According to the researchers, performing cardiac CT
scans on everyone with a low Framingham score is not a
practical option for improving upon traditional risk-factor
screening. To better determine who should get scanned, even
if they have a low risk assessment, the Johns Hopkins team
began to search for additional predictors of who was most
at risk. They found that people with two or more risk
factors, such as obesity, smoking or metabolic syndrome,
plus a family history of heart disease, were those most
likely to have a high calcium score. It is this group, the
researchers said, who should be considered for a fast
cardiac CT scan, regardless of low Framingham scores, if
the physician or patient is unsure about the need to go on
long-term preventive therapies.
In a related second investigation, published online in
the May edition of the journal Atherosclerosis, the
Johns Hopkins team analyzed the Framingham scores of 2,447
women ages 45 to 65 who were participating in a long-term
study in Ohio of adults referred by a physician for a
cardiac risk assessment.
Again, when the FRE results were compared to calcium
scores, 84 percent (408 of 489) of those classified as low
risk by FRE actually had some coronary atherosclerosis.
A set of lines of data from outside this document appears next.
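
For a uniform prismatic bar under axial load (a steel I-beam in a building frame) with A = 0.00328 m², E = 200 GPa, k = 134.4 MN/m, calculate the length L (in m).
Model: a uniform prismatic bar under axial load, so k = (A·E) / L.
Solve for L: L = (A·E) / k.
Convert to SI units:
  E = 200 GPa = 2 × 10¹¹ Pa
  k = 134.4 MN/m = 1.344 × 10⁸ N/m
Substitute:
  L = (0.00328 × (2 × 10¹¹)) / (1.344 × 10⁸)
  L = 4.881 m
Final answer: L = 4.881 m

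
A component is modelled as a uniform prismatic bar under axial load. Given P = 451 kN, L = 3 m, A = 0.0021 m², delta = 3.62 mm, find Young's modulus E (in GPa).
Model: a uniform prismatic bar under axial load, so delta = (P·L) / (A·E).
Solve for E: E = (P·L) / (delta·A).
Convert to SI units:
  P = 451 kN = 451000 N
  delta = 3.62 mm = 0.00362 m
Substitute:
  E = (451000 × 3) / (0.00362 × 0.0021)
  E = 1.78 × 10¹¹ Pa
Convert: E = 1.78 × 10¹¹ Pa = 178 GPa
Final answer: E = 178 GPa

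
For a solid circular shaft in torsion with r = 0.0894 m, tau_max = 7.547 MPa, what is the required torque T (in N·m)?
Model: a solid circular shaft in torsion, so tau_max = (2·T) / (π·r^3).
Solve for T: T = (π·tau_max·r^3) / 2.
Convert to SI units:
  tau_max = 7.547 MPa = 7.547 × 10⁶ Pa
Substitute:
  T = (π × (7.547 × 10⁶) × 0.0894^3) / 2
  T = 8470 N·m
Final answer: T = 8470 N·m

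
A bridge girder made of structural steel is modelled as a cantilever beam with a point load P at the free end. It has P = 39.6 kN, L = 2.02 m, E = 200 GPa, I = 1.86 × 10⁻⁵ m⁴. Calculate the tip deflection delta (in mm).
Model: a cantilever beam with a point load P at the free end, so delta = (P·L^3) / (3·E·I).
Convert to SI units:
  P = 39.6 kN = 39600 N
  E = 200 GPa = 2 × 10¹¹ Pa
Substitute:
  delta = (39600 × 2.02^3) / (3 × (2 × 10¹¹) × (1.86 × 10⁻⁵))
  delta = 0.02925 m
Convert: delta = 0.02925 m = 29.25 mm
Final answer: delta = 29.25 mm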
Twenty percent of those who were classified at intermediate
risk by FRE had signs of advanced atherosclerosis.
"Our results show that if a CT scan had not been
performed in addition to traditional risk-factor scoring, a
large number of women would have missed the chance to begin
preventive therapies," said cardiologist Erin Michos, a
clinical research fellow at Johns Hopkins and its Heart
Institute. Michos led both studies.
"For some women, especially those with a family
history of heart disease and multiple risk factors for it,
additional screening using CT scan and calcium scoring may
be warranted," she said.
Funding for these studies, whose data analyses took
place between January 2003 and November 2004, was provided
by the National Institutes of Health, including the
National Institute of Nursing Research and the National
Heart, Lung and Blood Institute; the Johns Hopkins General
Clinical Research Center; and the Maryland Athletic Club
Other researchers involved in the two studies were
Khurram Nasir, Joel Braunstein, John Rumberger, Matthew
Budoff, Wendy Post, Chandra Vasamreddy, Diane Becker, Lisa
Yanek, Taryn Moy, Elliot Fishman and Lewis Becker.